Le 23 septembre 2025, Alphabet (la société mère de Google et YouTube) a admis devant Jim Jordan, président de la commission judiciaire de la Chambre des représentants des États-Unis, que « l’administration Biden a fait pression sur Google pour qu’il censure des Américains et supprime des contenus qui n’enfreignaient pas les règles de YouTube « .

Cependant, dans une lettre du 8 mai 2023 adressée au conseiller juridique d’Alphabet, Jordan a noté qu' »Alphabet n’a pas produit un volume appréciable de ces documents détenus par Mandiant, Jigsaw et d’autres filiales ». À ce jour, il n’existe aucune preuve publique montrant qu’Alphabet a soumis des documents détenus par Jigsaw en réponse à la citation à comparaître de la commission judiciaire de la Chambre des représentants.
En fin de compte, les « jeux » d’inoculation de l’OTAN révèlent une évolution effrayante des opérations psychologiques : des tracts de la guerre froide aux incitations numériques qui nous conditionnent à rejeter la dissidence avant même qu’elle ne se forme.

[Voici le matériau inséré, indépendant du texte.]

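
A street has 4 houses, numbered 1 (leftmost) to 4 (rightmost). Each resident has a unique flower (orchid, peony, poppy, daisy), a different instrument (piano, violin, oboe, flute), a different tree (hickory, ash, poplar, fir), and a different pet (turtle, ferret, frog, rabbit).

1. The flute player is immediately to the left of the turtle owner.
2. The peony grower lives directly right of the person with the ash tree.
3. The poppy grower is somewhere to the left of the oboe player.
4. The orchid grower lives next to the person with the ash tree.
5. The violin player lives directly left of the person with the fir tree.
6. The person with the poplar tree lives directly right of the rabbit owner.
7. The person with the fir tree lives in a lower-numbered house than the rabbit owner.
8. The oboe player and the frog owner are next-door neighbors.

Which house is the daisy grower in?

Clue 7: the person with the fir tree is in house 2.
By clue 7, the rabbit owner is in house 3.
Clue 5 places the violin player in house 1.
From clue 6, the person with the poplar tree must be in house 4.
That leaves flute as the instrument for house 3.
House 4's instrument must be piano (nothing else left).
Clue 1: the turtle owner is in house 4.
From clue 3, the poppy grower must be in house 1.
From clue 8, the frog owner must be in house 1.
That leaves daisy as the flower for house 3.
So house 2 gets oboe for instrument.
So house 2 gets ferret for pet.
The orchid grower is narrowed to house 2 or 4; consider each.
Placing it in house 4 leads to a contradiction, so it's in house 2.
House 4's flower must be peony (nothing else left).
Clue 2: the person with the ash tree is in house 3.
House 1 tree: only hickory fits.
So: house 1 = poppy/violin/hickory/frog, house 2 = orchid/oboe/fir/ferret, house 3 = daisy/flute/ash/rabbit, house 4 = peony/piano/poplar/turtle.

3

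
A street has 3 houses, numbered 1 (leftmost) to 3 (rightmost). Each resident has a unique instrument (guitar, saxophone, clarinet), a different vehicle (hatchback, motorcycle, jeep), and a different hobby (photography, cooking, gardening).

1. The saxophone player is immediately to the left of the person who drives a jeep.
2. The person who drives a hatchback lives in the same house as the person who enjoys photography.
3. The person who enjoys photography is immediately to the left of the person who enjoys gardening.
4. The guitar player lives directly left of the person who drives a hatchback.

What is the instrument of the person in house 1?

So house 3 gets clarinet for instrument.
That leaves motorcycle as the vehicle for house 1.
Clue 2 places the person who drives a hatchback in house 2.
By clue 2, the person who enjoys photography is in house 2.
By clue 3, the person who enjoys gardening is in house 3.
The guitar player is in house 1 (clue 4).
The only instrument still possible for house 2 is saxophone.
The only vehicle still possible for house 3 is jeep.
The only hobby still possible for house 1 is cooking.
So: house 1 = guitar/motorcycle/cooking, house 2 = saxophone/hatchback/photography, house 3 = clarinet/jeep/gardening.

guitar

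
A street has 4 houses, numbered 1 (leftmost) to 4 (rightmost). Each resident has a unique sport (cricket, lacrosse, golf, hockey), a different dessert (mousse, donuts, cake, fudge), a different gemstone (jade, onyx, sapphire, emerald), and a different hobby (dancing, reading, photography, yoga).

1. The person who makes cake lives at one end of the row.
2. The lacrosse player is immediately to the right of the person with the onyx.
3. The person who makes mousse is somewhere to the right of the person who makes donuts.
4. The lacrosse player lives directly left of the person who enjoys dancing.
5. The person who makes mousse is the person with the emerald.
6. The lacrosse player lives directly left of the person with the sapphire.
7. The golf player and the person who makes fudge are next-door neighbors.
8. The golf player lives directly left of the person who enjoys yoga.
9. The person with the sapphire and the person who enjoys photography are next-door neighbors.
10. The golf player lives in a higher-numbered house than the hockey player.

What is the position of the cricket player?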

Alors que l’enquête Jordan révèle le rôle de Jigsaw dans ce réseau, une chose est claire : la bataille pour la vérité n’est pas une question de vaccins ou d’élections ; il s’agit de savoir qui a le droit de définir la réalité. Si nous laissons l »adaptabilité » devenir un code de conformité, la démocratie n’est pas seulement en danger, elle sera constamment vaccinée contre.